Hurricane Sandy and New York City and the black out of ‘65

by RQ on November 11, 2012







In 1965 New York City went dark. Weather was never a factor. The electric company, a monopoly called Con Edison, just screwed up. The thing is, the word terrorism was not in fashion until November 2004, when a United Nations Secretary Generalreport described terrorism as any act “intended to cause death or serious bodily harm to civilians or non-combatants with the purpose of intimidating a population”.(Wikipedia).

The fear of attack was not in the air. Even the word sabotage, a much more romantic concept, was missing from the media. And with no electricity, there was no media, just the good old newspapers the next day. There were no cell phones so it was really quite common to be out of touch with you family. I was a boy and it was an adventure. We just enjoyed the ride.

New York was a less complicated place than the city hit by Sandy last week. Before Soho was Soho (south of Houston, by the way), and Tribeca was Tribeca  (triangle below Canal), Lower Manhattan was an exotic nether zone of Chinatown, Little Italy,  the meat-packing district  and many unknowable streets with names like Peck Slip that didn’t conform to the grid.Nobody lived down there.

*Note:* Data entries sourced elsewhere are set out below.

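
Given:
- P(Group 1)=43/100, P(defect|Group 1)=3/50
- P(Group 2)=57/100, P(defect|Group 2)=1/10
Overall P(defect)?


P(B) = Σ P(B|Aᵢ)×P(Aᵢ)
  3/50×43/100 = 129/5000
  1/10×57/100 = 57/1000
Sum = 207/2500

P(defect) = 207/2500 ≈ 8.28%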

It was Wall Street and warehouses.  But the beat went on. It was a straggly magical night for a boy of 12. Mysterious yet familiar. The streets had cars but no lights. The glow of the city was muted and we navigated by boyish instinct, loving every minute. The impossible was happening and we were wondering around in it.

But as the expression goes, “come hell or high water” New York City never stopped. The bridges and tunnels never closed, the subway ran in the worst storms and the taxis were always out in force. Evacuation was unheard of.

Experiencing the passage of time via new technologies like television, air travel, cell phones is one thing, experiencing the evolution of Mother Nature is quite another. It’s the second time in two years that lower Manhattan was evacuated. I don’t know about” hell”, but I believe” high water” has come and times have indeed changed.